Whether it’s more of a learning style or closer to imitation, I’ve always been influenced by the writer or director whose work I last ingested. This has been going on for years now. It’s nothing new and I know to look out for it so as to keep it in check if need be.

This has now been spreading to the INFRASTRUCTURE videos and films that I shoot and edit. Case in point: The Rox Box show last night and Akira Kurosawa’s Rashomon.

Watching the Criterion Collection's commentary by critic/historian Donald Richie, what stood out most was Richie’s notes of Kurosawa and Kazuo Miyagawa's use of shapes and composition to tell the story: how when the characters on screen form squares or circles, the viewer intuitively knows that everything is good, but triangles, especially broken triangles, imply that something is askew in the relationships between those on stage.

Back to the Rox Box, with the band near the end of their set.
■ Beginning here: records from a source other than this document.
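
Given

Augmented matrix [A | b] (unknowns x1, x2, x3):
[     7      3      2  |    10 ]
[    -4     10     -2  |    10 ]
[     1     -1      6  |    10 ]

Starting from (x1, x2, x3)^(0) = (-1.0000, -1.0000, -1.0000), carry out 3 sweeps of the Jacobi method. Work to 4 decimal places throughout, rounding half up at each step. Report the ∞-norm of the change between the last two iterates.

0.6843

Iteration 1:
  x1 = (10 - (3)·-1.0000 - (2)·-1.0000) / (7) = 2.1429
  x2 = (10 - (-4)·-1.0000 - (-2)·-1.0000) / (10) = 0.4000
  x3 = (10 - (1)·-1.0000 - (-1)·-1.0000) / (6) = 1.6667
Iteration 2:
  x1 = (10 - (3)·0.4000 - (2)·1.6667) / (7) = 0.7809
  x2 = (10 - (-4)·2.1429 - (-2)·1.6667) / (10) = 2.1905
  x3 = (10 - (1)·2.1429 - (-1)·0.4000) / (6) = 1.3762
Iteration 3:
  x1 = (10 - (3)·2.1905 - (2)·1.3762) / (7) = 0.0966
  x2 = (10 - (-4)·0.7809 - (-2)·1.3762) / (10) = 1.5876
  x3 = (10 - (1)·0.7809 - (-1)·2.1905) / (6) = 1.9016
Change: (-0.6843, -0.6029, 0.5254) → max |·| = 0.6843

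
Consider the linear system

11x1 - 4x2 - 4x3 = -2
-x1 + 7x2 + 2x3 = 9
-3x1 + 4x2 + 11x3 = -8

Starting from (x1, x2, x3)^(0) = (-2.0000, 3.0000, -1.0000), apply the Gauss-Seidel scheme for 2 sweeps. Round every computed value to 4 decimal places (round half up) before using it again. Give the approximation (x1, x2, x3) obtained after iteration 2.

Iteration 1:
  x1 = (-2 - (-4)·3.0000 - (-4)·-1.0000) / (11) = 0.5455
  x2 = (9 - (-1)·0.5455 - (2)·-1.0000) / (7) = 1.6494
  x3 = (-8 - (-3)·0.5455 - (4)·1.6494) / (11) = -1.1783
Iteration 2:
  x1 = (-2 - (-4)·1.6494 - (-4)·-1.1783) / (11) = -0.0105
  x2 = (9 - (-1)·-0.0105 - (2)·-1.1783) / (7) = 1.6209
  x3 = (-8 - (-3)·-0.0105 - (4)·1.6209) / (11) = -1.3196

(-0.0105, 1.6209, -1.3196)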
The sound is great and everyone is clicking. I’m positioned in front of the stage, low to the ground to force more of a “hero angle” in the four-shot I’m shooting. I normally move around a lot to change up the shots, but I was holding this position, because what I saw was a diamond (or inverted square if you would): Rob at the North point, Micah South, Chris West and Erich East. For much of Tear Down Kings and Old World, that was the primary shot that I used, and it looks damn good. Without even listening, you see the presence and performance of the band simply by the shape they are framed in.

So when we release video from the show, keep all this mind… it’ll make watching it all the more interesting.